After joining the Motorcycle Industry Council, Schuberth opened an office/service center in Aliso Viejo in mid-July (though the grand opening was in September). “I said that’s where we’ve got to start,” Northrup says. “We can’t start selling new helmets until we can at least offer service on all the Schuberth helmets already out there.”
The company is now signing up dealers in the U.S., Canada and Mexico to become “certified service centers” and “fitting stations.” Liability will not be an issue, Northrup says, because none of the fixes will be safety-related. “The people who are wearing Schuberth helmets are putting on tens of thousands of miles a year. That means the shields are going up and down hundreds of thousands of times a year, so they just need a little bit of tightening or a fresh face shield.”
There are multiple buy-in levels for dealers, but fitting stations will need to carry all sizes and colors of the C3, which Northrup describes as “the lightest helmet with the smallest overall shell size that includes an internal sun visor.” He also claims it’s “quieter than most full-face helmets on the marketplace, less than 84 decibels of sound at 65 mph” (click here to download a Schuberth N.A. brochure). The helmet comes with a Pinlock visor, is DOT- and ECE-approved, and has an MSRP of $699.
Another model that will be sold in the U.S. is the C3W, the first flip-up helmet designed for women. Schuberth says the model takes into account smaller head sizes as well as “a woman’s unique facial shape.”
None of the other Schuberth helmet models shown on the European website will ever be imported, Northrup says. A full-face model, however, is in the works for next summer. Available now is a Bluetooth communications system made by Cardo Systems specifically for Schuberth helmets. The $399 product is a simple neck roll replacement.
To receive and distribute all its helmets from a centralized location, Schuberth has contracted with a third-party warehouse in the Chicago area.
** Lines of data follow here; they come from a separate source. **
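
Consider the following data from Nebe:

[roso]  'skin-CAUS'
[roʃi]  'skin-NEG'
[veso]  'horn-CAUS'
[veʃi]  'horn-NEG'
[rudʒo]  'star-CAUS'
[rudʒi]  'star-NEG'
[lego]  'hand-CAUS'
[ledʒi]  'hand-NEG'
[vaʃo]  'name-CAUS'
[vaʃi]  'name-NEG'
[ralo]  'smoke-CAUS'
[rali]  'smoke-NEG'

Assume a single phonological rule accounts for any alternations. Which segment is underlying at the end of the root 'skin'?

/s/

In [roso] and [roʃi] the final segment of 'skin' alternates: [s] ~ [ʃ].
The stem 'name' ([vaʃo], [vaʃi]) shows [ʃ] unchanged in both environments, so [ʃ] cannot be basic with [s] derived before the CAUS suffix.
Therefore /s/ is basic and [ʃ] is derived by palatalization before a front vowel (/g/ and /s/ become palato-alveolar [dʒ] and [ʃ] before a front vowel).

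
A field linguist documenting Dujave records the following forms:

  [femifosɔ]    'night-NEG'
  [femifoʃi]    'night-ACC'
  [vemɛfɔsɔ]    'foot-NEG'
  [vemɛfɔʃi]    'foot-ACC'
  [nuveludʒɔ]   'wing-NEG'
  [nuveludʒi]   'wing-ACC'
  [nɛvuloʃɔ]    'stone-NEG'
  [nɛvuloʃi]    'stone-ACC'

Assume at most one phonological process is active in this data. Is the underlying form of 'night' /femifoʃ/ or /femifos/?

/femifos/

In [femifosɔ] and [femifoʃi] the final segment of 'night' alternates: [s] ~ [ʃ].
The stem 'stone' ([nɛvuloʃɔ], [nɛvuloʃi]) shows [ʃ] unchanged in both environments, so [ʃ] cannot be basic with [s] derived before the NEG suffix.
The alternation reflects palatalization before a front vowel: /s/ becomes palato-alveolar [ʃ] before a front vowel. /s/ is underlying.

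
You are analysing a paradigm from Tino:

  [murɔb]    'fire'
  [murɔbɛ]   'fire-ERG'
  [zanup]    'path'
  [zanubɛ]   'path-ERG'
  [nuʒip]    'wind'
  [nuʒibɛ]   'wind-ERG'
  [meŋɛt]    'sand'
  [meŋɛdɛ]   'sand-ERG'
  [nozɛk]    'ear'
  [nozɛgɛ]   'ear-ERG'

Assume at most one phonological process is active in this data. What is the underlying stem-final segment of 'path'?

/p/

In [zanup] and [zanubɛ] the final segment of 'path' alternates: [p] ~ [b].
But 'fire' keeps [b] in both environments ([murɔb], [murɔbɛ]), so there is no rule changing /b/ to [p] in isolation.
Therefore /p/ is basic and [b] is derived by intervocalic voicing (voiceless stops become voiced between vowels).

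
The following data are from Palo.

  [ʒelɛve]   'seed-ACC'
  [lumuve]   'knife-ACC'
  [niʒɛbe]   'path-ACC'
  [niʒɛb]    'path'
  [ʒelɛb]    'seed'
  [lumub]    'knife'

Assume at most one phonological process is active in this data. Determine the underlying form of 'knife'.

The stem for 'knife' ends in [v] in [lumuve] but [b] in [lumub].
Compare 'path', with invariant [b] in [niʒɛbe] and [niʒɛb]: an analysis with underlying /b/ and a rule producing [v] before the ACC suffix would wrongly predict alternation here too.
The alternation reflects word-final hardening: voiced fricatives become stops word-finally. /v/ is underlying.

/lumuv/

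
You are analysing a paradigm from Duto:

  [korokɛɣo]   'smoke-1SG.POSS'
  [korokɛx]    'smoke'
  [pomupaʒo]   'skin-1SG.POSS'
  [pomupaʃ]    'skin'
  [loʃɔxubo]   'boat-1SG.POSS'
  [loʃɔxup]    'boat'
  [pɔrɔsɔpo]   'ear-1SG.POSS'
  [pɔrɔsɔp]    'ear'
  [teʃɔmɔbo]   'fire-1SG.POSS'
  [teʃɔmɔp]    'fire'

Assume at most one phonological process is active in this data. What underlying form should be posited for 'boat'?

/loʃɔxub/

The root 'boat' surfaces as [loʃɔxubo] and [loʃɔxup], with a stem-final [b] ~ [p] alternation.
Compare 'ear', with invariant [p] in [pɔrɔsɔpo] and [pɔrɔsɔp]: an analysis with underlying /p/ and a rule producing [b] before the 1SG.POSS suffix would wrongly predict alternation here too.
So /b/ is underlying, and a rule of word-final obstruent devoicing — voiced obstruents become voiceless word-finally — gives [p].
Hence 'boat' is /loʃɔxub/ underlyingly.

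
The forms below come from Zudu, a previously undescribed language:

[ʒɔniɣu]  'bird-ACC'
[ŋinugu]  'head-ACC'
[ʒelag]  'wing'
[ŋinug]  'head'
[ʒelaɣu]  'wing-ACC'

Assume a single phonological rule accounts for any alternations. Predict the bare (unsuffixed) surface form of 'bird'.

[ʒɔnig]

The stem for 'wing' ends in [g] in [ʒelag] but [ɣ] in [ʒelaɣu].
The stem 'head' ([ŋinug], [ŋinugu]) shows [g] unchanged in both environments, so [g] cannot be basic with [ɣ] derived before the ACC suffix.
So /ɣ/ is underlying, and a rule of word-final hardening — voiced fricatives become stops word-finally — gives [g].
From [ʒɔniɣu] the stem 'bird' is /ʒɔniɣ/; word-finally this yields [ʒɔnig].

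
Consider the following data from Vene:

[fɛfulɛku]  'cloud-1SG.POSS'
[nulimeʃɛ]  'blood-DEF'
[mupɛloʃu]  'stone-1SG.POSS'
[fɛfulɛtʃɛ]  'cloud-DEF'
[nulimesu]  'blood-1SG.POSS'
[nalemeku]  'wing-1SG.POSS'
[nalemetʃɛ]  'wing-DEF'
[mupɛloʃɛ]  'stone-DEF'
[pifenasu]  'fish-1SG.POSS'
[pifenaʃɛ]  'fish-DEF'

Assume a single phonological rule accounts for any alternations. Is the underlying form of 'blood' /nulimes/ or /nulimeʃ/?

/nulimes/

In [nulimeʃɛ] and [nulimesu] the final segment of 'blood' alternates: [ʃ] ~ [s].
Compare 'stone', with invariant [ʃ] in [mupɛloʃɛ] and [mupɛloʃu]: an analysis with underlying /ʃ/ and a rule producing [s] before the 1SG.POSS suffix would wrongly predict alternation here too.
So /s/ is underlying, and a rule of palatalization before a front vowel — /k/ and /s/ become palato-alveolar [tʃ] and [ʃ] before a front vowel — gives [ʃ].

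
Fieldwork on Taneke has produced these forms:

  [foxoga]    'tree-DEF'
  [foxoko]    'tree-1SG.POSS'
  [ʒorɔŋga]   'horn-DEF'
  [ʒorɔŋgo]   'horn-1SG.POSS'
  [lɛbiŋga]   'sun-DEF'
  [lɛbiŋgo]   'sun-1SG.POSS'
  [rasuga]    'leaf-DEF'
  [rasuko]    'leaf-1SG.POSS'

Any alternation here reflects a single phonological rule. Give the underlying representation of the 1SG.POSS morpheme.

The 1SG.POSS suffix surfaces as [-go] and [-ko], depending on the final segment of the stem.
The DEF suffix, which begins with [g], is invariant after every stem; so [g] is not altered by any rule here.
The 1SG.POSS suffix is therefore /-ko/ underlyingly, with post-nasal voicing: voiceless stops become voiced after a nasal.

/-ko/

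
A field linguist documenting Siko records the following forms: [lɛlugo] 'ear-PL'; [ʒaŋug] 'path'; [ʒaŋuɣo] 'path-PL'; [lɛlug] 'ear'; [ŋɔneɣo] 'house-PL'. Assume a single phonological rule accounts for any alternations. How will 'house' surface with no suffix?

[ŋɔneg]

The stem for 'path' ends in [ɣ] in [ʒaŋuɣo] but [g] in [ʒaŋug].
If /g/ were underlying and a rule turned it into [ɣ] before the PL suffix, 'ear' would also alternate; but it has [g] in both [lɛlugo] and [lɛlug].
The alternation reflects word-final hardening: voiced fricatives become stops word-finally. /ɣ/ is underlying.
From [ŋɔneɣo] the stem 'house' is /ŋɔneɣ/; word-finally this yields [ŋɔneg].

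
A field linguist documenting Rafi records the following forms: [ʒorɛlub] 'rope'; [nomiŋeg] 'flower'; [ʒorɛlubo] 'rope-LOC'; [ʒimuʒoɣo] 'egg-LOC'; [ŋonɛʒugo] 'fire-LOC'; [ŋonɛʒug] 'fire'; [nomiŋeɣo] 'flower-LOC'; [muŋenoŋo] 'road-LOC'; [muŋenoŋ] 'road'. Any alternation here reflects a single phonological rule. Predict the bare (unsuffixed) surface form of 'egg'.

In [nomiŋeɣo] and [nomiŋeg] the final segment of 'flower' alternates: [ɣ] ~ [g].
If /g/ were underlying and a rule turned it into [ɣ] before the LOC suffix, 'fire' would also alternate; but it has [g] in both [ŋonɛʒugo] and [ŋonɛʒug].
Therefore /ɣ/ is basic and [g] is derived by word-final hardening (voiced fricatives become stops word-finally).
The one attested form of 'egg', [ʒimuʒoɣo], shows underlying /ʒimuʒoɣ/. Applying the same rule word-finally gives [ʒimuʒog].

[ʒimuʒog]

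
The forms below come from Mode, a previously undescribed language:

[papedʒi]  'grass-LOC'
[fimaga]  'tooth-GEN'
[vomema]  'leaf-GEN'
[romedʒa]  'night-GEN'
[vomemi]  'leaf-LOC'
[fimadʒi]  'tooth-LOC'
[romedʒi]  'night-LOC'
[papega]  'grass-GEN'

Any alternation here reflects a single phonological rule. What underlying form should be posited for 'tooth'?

/fimag/

The stem for 'tooth' ends in [dʒ] in [fimadʒi] but [g] in [fimaga].
If /dʒ/ were underlying and a rule turned it into [g] before the GEN suffix, 'night' would also alternate; but it has [dʒ] in both [romedʒi] and [romedʒa].
The underlying segment must be /g/; /g/ becomes palato-alveolar [dʒ] before a front vowel, yielding [dʒ] there.
So 'tooth' = /fimag/.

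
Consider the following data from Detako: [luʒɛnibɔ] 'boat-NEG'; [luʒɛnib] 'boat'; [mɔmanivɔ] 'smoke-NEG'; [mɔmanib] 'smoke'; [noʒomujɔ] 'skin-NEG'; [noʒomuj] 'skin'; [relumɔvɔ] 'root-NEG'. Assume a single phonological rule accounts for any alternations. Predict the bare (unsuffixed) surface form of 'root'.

In [mɔmanivɔ] and [mɔmanib] the final segment of 'smoke' alternates: [v] ~ [b].
If /b/ were underlying and a rule turned it into [v] before the NEG suffix, 'boat' would also alternate; but it has [b] in both [luʒɛnibɔ] and [luʒɛnib].
Therefore /v/ is basic and [b] is derived by word-final hardening (voiced fricatives become stops word-finally).
From [relumɔvɔ] the stem 'root' is /relumɔv/; word-finally this yields [relumɔb].

[relumɔb]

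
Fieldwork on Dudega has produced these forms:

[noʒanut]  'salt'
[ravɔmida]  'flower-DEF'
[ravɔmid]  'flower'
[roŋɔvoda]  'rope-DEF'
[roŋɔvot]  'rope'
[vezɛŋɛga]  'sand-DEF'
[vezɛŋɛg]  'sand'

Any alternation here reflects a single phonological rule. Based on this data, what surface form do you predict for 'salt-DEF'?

The stem for 'rope' ends in [d] in [roŋɔvoda] but [t] in [roŋɔvot].
The stem 'flower' ([ravɔmida], [ravɔmid]) shows [d] unchanged in both environments, so [d] cannot be basic with [t] derived in isolation.
The alternation reflects intervocalic voicing: voiceless stops become voiced between vowels. /t/ is underlying.
From [noʒanut] the stem 'salt' is /noʒanut/; between vowels this yields [noʒanuda].

[noʒanuda]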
As far as marketing goes, Schuberth is buying print advertising in BMW Owners News and other publications. At select stops of the International Motorcycle Shows (it will have displays at all stops), Schuberth will be offering “test rides” in which people who ride to the event can take a borrowed Schuberth out on the road.
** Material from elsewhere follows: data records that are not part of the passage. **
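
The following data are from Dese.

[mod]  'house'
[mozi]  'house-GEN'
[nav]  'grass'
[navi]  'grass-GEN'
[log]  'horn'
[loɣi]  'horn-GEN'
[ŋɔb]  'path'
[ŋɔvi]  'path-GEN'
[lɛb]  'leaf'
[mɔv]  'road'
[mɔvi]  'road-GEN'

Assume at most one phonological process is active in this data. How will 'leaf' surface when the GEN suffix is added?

'path' shows [b] ~ [v] at the end of the stem ([ŋɔb] vs [ŋɔvi]).
But 'road' keeps [v] in both environments ([mɔv], [mɔvi]), so there is no rule changing /v/ to [b] in isolation.
So /b/ is underlying, and a rule of intervocalic spirantization — voiced stops become fricatives between vowels — gives [v].
From [lɛb] the stem 'leaf' is /lɛb/; between vowels this yields [lɛvi].

[lɛvi]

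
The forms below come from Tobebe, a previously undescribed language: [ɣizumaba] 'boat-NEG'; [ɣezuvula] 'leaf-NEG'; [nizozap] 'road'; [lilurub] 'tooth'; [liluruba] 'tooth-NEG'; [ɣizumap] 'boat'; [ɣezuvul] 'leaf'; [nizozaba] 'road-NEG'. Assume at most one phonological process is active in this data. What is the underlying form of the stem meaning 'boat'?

/ɣizumap/

'boat' shows [p] ~ [b] at the end of the stem ([ɣizumap] vs [ɣizumaba]).
The stem 'tooth' ([lilurub], [liluruba]) shows [b] unchanged in both environments, so [b] cannot be basic with [p] derived in isolation.
So /p/ is underlying, and a rule of intervocalic voicing — voiceless stops become voiced between vowels — gives [b].
Hence 'boat' is /ɣizumap/ underlyingly.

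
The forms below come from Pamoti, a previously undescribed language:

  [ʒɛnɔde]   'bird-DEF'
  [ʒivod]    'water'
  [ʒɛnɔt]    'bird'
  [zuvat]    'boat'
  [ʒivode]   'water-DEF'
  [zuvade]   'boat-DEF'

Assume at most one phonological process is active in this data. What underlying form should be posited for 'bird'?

/ʒɛnɔt/

'bird' shows [t] ~ [d] at the end of the stem ([ʒɛnɔt] vs [ʒɛnɔde]).
But 'water' keeps [d] in both environments ([ʒivod], [ʒivode]), so there is no rule changing /d/ to [t] in isolation.
The alternation reflects intervocalic voicing: voiceless stops become voiced between vowels. /t/ is underlying.
Hence 'bird' is /ʒɛnɔt/ underlyingly.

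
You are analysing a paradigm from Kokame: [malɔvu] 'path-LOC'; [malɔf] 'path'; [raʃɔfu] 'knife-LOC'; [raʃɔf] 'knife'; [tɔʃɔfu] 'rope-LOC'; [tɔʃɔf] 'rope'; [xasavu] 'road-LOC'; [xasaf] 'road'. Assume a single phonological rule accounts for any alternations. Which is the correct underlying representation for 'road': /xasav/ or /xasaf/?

/xasav/

In [xasavu] and [xasaf] the final segment of 'road' alternates: [v] ~ [f].
The stem 'rope' ([tɔʃɔfu], [tɔʃɔf]) shows [f] unchanged in both environments, so [f] cannot be basic with [v] derived before the LOC suffix.
The underlying segment must be /v/; voiced obstruents become voiceless word-finally, yielding [f] there.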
In-store merchandising materials include an etched-glass LED reflective sign that glows. A helmet display is about three months away, Northrup says.
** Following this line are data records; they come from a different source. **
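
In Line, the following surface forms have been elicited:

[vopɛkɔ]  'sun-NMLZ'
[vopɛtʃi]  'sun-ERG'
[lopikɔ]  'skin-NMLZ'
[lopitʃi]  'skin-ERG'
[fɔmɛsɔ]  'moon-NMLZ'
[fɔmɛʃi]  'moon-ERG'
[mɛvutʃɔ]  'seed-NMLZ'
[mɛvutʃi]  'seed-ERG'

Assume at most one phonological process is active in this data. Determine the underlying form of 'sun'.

In [vopɛkɔ] and [vopɛtʃi] the final segment of 'sun' alternates: [k] ~ [tʃ].
If /tʃ/ were underlying and a rule turned it into [k] before the NMLZ suffix, 'seed' would also alternate; but it has [tʃ] in both [mɛvutʃɔ] and [mɛvutʃi].
So /k/ is underlying, and a rule of palatalization before a front vowel — /k/ and /s/ become palato-alveolar [tʃ] and [ʃ] before a front vowel — gives [tʃ].

/vopɛk/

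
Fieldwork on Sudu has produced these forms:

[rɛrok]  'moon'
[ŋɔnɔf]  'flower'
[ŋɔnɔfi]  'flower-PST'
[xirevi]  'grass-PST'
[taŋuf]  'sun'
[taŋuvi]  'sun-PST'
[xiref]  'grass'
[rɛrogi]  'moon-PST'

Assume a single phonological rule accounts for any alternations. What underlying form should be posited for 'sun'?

The stem for 'sun' ends in [v] in [taŋuvi] but [f] in [taŋuf].
But 'flower' keeps [f] in both environments ([ŋɔnɔfi], [ŋɔnɔf]), so there is no rule changing /f/ to [v] before the PST suffix.
The underlying segment must be /v/; voiced obstruents become voiceless word-finally, yielding [f] there.

/taŋuv/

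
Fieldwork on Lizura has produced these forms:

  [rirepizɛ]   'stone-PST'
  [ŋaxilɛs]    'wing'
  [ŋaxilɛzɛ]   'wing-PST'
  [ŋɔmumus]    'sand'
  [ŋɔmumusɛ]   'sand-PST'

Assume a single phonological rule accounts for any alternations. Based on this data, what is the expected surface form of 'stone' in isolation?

[rirepis]

In [ŋaxilɛs] and [ŋaxilɛzɛ] the final segment of 'wing' alternates: [s] ~ [z].
The stem 'sand' ([ŋɔmumus], [ŋɔmumusɛ]) shows [s] unchanged in both environments, so [s] cannot be basic with [z] derived before the PST suffix.
The alternation reflects word-final obstruent devoicing: voiced obstruents become voiceless word-finally. /z/ is underlying.
The one attested form of 'stone', [rirepizɛ], shows underlying /rirepiz/. Applying the same rule word-finally gives [rirepis].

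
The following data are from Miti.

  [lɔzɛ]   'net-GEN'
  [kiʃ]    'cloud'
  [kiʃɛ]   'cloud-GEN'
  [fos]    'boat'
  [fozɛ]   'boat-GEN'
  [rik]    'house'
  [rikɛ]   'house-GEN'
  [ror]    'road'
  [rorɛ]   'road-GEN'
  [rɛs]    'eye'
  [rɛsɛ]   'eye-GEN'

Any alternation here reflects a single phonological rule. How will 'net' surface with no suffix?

[lɔs]

'boat' shows [s] ~ [z] at the end of the stem ([fos] vs [fozɛ]).
But 'eye' keeps [s] in both environments ([rɛs], [rɛsɛ]), so there is no rule changing /s/ to [z] before the GEN suffix.
The underlying segment must be /z/; voiced obstruents become voiceless word-finally, yielding [s] there.
From [lɔzɛ] the stem 'net' is /lɔz/; word-finally this yields [lɔs].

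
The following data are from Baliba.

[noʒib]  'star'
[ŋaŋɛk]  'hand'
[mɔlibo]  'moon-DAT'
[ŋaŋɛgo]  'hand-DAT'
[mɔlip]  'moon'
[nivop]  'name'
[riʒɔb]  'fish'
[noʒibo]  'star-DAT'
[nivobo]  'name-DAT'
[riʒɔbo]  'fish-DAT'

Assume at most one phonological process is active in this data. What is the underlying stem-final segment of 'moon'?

/p/

In [mɔlip] and [mɔlibo] the final segment of 'moon' alternates: [p] ~ [b].
If /b/ were underlying and a rule turned it into [p] in isolation, 'star' would also alternate; but it has [b] in both [noʒib] and [noʒibo].
The alternation reflects intervocalic voicing: voiceless stops become voiced between vowels. /p/ is underlying.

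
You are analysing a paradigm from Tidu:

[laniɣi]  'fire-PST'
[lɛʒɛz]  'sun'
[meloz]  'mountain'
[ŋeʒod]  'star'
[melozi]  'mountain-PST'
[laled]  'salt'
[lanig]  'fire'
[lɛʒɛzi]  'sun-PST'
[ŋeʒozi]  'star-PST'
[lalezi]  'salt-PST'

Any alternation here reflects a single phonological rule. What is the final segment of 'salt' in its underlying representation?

The root 'salt' surfaces as [laled] and [lalezi], with a stem-final [d] ~ [z] alternation.
But 'sun' keeps [z] in both environments ([lɛʒɛz], [lɛʒɛzi]), so there is no rule changing /z/ to [d] in isolation.
So /d/ is underlying, and a rule of intervocalic spirantization — voiced stops become fricatives between vowels — gives [z].

/d/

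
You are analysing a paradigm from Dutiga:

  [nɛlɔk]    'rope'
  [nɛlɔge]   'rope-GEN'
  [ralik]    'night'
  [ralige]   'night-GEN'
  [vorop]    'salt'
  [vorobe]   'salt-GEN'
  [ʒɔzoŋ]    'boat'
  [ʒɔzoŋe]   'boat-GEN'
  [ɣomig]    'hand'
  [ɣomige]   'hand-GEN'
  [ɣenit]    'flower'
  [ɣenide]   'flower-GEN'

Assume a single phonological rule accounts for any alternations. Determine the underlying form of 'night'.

The stem for 'night' ends in [k] in [ralik] but [g] in [ralige].
The stem 'hand' ([ɣomig], [ɣomige]) shows [g] unchanged in both environments, so [g] cannot be basic with [k] derived in isolation.
So /k/ is underlying, and a rule of intervocalic voicing — voiceless stops become voiced between vowels — gives [g].
Hence 'night' is /ralik/ underlyingly.

/ralik/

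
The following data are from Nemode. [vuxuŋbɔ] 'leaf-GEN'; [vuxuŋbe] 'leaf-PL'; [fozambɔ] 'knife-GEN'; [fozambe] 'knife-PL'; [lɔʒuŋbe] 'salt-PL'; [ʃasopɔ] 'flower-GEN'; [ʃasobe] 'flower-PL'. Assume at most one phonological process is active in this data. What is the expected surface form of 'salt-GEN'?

The GEN morpheme has two allomorphs, [-bɔ] and [-pɔ].
The PL suffix, which begins with [b], is invariant after every stem; so [b] is not altered by any rule here.
The GEN suffix is therefore /-pɔ/ underlyingly, with post-nasal voicing: voiceless stops become voiced after a nasal.
After 'salt', which ends in a nasal, the suffix surfaces as [-bɔ], giving [lɔʒuŋbɔ].

[lɔʒuŋbɔ]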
Schuberth N.A. is looking to sign up 25 “charter” dealers with a service center and 50 retailers overall by the end of the year. Open areas include Denver, Houston, Atlanta, North Carolina and Austin, Texas. The majority of the retailers will be BMW dealers, but not all. “We’re working with almost every dealer to make sure if they want to buy in, they can get involved,” Northrup says.
Schuberth also will be retailing helmets on its website (www.schuberthnorthamerica.com) through dealers. “The dealer locator finds out the closest dealer, and that dealer gets credit for the sale,” Northrup says. “It’s also listed as the return location if that helmet doesn’t fit.”
Northrup says retailers will be able to use Schuberth to attract riders from far and wide. “And hopefully they’ll ride over with two or three of their friends,” he adds.
Northrup describes Schuberth’s overall approach to the U.S. market as “slow and methodical.” But that doesn’t mean low-energy. “Once we started announcing things, dealers came out of the woodwork due to the pent-up demand,” he says. “It’s a pretty exciting time for us.”